Anybody want a laugh?


https://www.ebay.com/itm/254589502418

Yes, that’s a network switch marketed to Audiophiles. 
😆😂😆
128x128dougeyjones
After 6 months of thinking about it and reading both sides of the debate, I decided to take the plunge and received my Etherregen yesterday. My philosophy about these things...if I need to ’blind test’ or switch the product in and out of my system, to double-check if it’s really improving anything - then it’s not doing enough for me. It goes back, simple as that. I’ve done it so many times and have no qualms about it.

In this particular case, the improvement in SQ is obvious and, quite honestly, I’m blown away by this switch. It’s staying in my system and has indeed taken it to a higher level. The test results published by ASR are useless, completely irrelevant. As further proof (for me)....I recently bought a DAC they had tested and found to be nearly perfect (Topping D90). It was rubbish compared to my Chord and was sent back without a second thought. It cost about 30% the price of the Chord, but was less than 30% as good, in my system. Ah but it tested brilliantly LOL
@glupson

" Tibetian singing bowl handmade in Nepal. Should it be Nepalese singing bowl, then? How does all that go? "

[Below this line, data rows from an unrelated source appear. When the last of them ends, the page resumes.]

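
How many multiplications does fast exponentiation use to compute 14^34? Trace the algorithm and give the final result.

Computing 14^34 by squaring (build up from 14^1; each line after the first costs one multiplication):

14^1 = 14
14^2 = (14^1)^2 = 14^2 = 196
14^4 = (14^2)^2 = 196^2 = 38416
14^8 = (14^4)^2 = 38416^2 = 1475789056
14^16 = (14^8)^2 = 1475789056^2 = 2177953337809371136
14^17 = 14 * 14^16 = 14 * 2177953337809371136 = 30491346729331195904
14^34 = (14^17)^2 = 30491346729331195904^2 = 929722225368296217729286886758826377216

Result: 929722225368296217729286886758826377216
Multiplications needed: 6 (6 lines after 14^1)

14^34 = 929722225368296217729286886758826377216. Using exponentiation by squaring, this requires 6 multiplications. The key idea: if the exponent is even, square the half-power; if odd, multiply by the base once.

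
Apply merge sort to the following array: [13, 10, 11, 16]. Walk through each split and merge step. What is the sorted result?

Merge sort trace:

Split: [13, 10, 11, 16] -> [13, 10] and [11, 16]
  Split: [13, 10] -> [13] and [10]
  Merge: [13] + [10] -> [10, 13]
  Split: [11, 16] -> [11] and [16]
  Merge: [11] + [16] -> [11, 16]
Merge: [10, 13] + [11, 16] -> [10, 11, 13, 16]

Final sorted array: [10, 11, 13, 16]

The merge sort proceeds by recursively splitting the array and merging sorted halves.
After all merges, the sorted array is [10, 11, 13, 16].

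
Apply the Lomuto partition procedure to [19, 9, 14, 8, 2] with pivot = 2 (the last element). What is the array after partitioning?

Lomuto partition with pivot = 2:

Initial array: [19, 9, 14, 8, 2]

arr[0]=19 > 2: no swap
arr[1]=9 > 2: no swap
arr[2]=14 > 2: no swap
arr[3]=8 > 2: no swap

Place pivot at position 0: [2, 9, 14, 8, 19]
Pivot position: 0

After partitioning with pivot 2, the array becomes [2, 9, 14, 8, 19]. The pivot is placed at index 0. All elements to the left of the pivot are <= 2, and all elements to the right are > 2.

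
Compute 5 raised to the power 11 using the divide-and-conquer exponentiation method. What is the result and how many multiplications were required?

Computing 5^11 by squaring (build up from 5^1; each line after the first costs one multiplication):

5^1 = 5
5^2 = (5^1)^2 = 5^2 = 25
5^4 = (5^2)^2 = 25^2 = 625
5^5 = 5 * 5^4 = 5 * 625 = 3125
5^10 = (5^5)^2 = 3125^2 = 9765625
5^11 = 5 * 5^10 = 5 * 9765625 = 48828125

Result: 48828125
Multiplications needed: 5 (5 lines after 5^1)

5^11 = 48828125. Using exponentiation by squaring, this requires 5 multiplications. The key idea: if the exponent is even, square the half-power; if odd, multiply by the base once.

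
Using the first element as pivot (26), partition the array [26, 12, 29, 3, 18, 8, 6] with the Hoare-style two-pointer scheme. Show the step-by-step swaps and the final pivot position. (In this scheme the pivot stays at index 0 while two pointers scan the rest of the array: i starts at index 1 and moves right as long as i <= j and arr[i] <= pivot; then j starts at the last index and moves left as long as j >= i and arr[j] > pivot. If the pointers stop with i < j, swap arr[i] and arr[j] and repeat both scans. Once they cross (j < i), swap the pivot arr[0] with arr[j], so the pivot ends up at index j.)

Hoare-style two-pointer partition with pivot = 26:

Initial array: [26, 12, 29, 3, 18, 8, 6]

Pointers start at i = 1, j = 6.
i stops at index 2 (arr[2]=29 > 26), j stops at index 6 (arr[6]=6 <= 26): swap arr[2] and arr[6], array becomes [26, 12, 6, 3, 18, 8, 29]
i ends at 6, j ends at 5: the pointers have crossed (j < i), so scanning stops.

Swap pivot arr[0] with arr[5] to place pivot at position 5: [8, 12, 6, 3, 18, 26, 29]
Pivot position: 5

After partitioning with pivot 26, the array becomes [8, 12, 6, 3, 18, 26, 29]. The pivot is placed at index 5. All elements to the left of the pivot are <= 26, and all elements to the right are > 26.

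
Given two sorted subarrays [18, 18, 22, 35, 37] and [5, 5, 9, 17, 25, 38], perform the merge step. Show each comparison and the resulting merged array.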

When the Chinese invaded Tibet in the early 50's, many Tibetans fled to escape the Chinese, including the Dali Lama who fled to India. When I visited Nepal bordering Tibet on the south, many Tibetan influences in art was easily found. My silver and gold bracelet has Tibetan writing on it.
rixthetrick,

That Tibetian/Nepalese statement reminded me of a board above the counter at a well-known local store. "Italian sodas. All natural pure fruit syrup from the heart of the French Alps". It was not even a joke, it was a real advertisement.

I guess that more accurate would be "Nepalese singing bowls made by Tibetans". Not that it matters, probably half of the world thinks it is the same thing.
The more i read this topic, the more i see that a large part of people here don’t understand how networks work. Yes it’s really about 0’s and 1’s and from end to end, TCP/IP network equipment calculate / validate a checksum. (UDP/IP does it too)

So for layer 3:
http://www.tcpipguide.com/free/t_TCPChecksumCalculationandtheTCPPseudoHeader-2.htm

As for layer 2 (ethernet), you have another checksum called FCS:
https://en.wikipedia.org/wiki/Ethernet_frame

About the transit time, "jitter", etc: There is an easy remedy for this and it is called buffering. A TCP/IP network is a best effort network. You have to design any solution around this.
So a 20$ switch will do the same as a 50K$ one. Why the difference of price? Horsepower, # and type of interfaces, high end enterprise management, licences for specific features, modularity, etc etc etc.

So you can place whatever capacitor or anything else on your switch / product router (even gold and diamond if you want!), it’s up to you. But somebody somewhere will easily beat you if you throw in useless expensive parts... For those who does it (or try to say they do), it is only ripoff of customer who don’t know how a best effort network works and proper design around it.

Understanding how networks work is just that: a primer on how it’s designed to work and not how it will sound if noise is introduced at some juncture. Knowing how it works doesn’t preclude that something poorly designed won’t have an effect.

I have a funny feeling that there are some who actually believe that since it’s just ones and zeros, that they’re so small as to be unimportant. That’s fine for printing text but reproducing sound is another matter.

Here’s a link that shows just how fragile those ones and zeros are since they are an electrical representation of them and are just as susceptible to damage as anything else in the audio chain:https://6moons.com/audioreview_articles/audiocadabra/

Just the first two pages or so are needed to be read and even though the review is on a USB cable, the primer at the beginning still applies, I would think.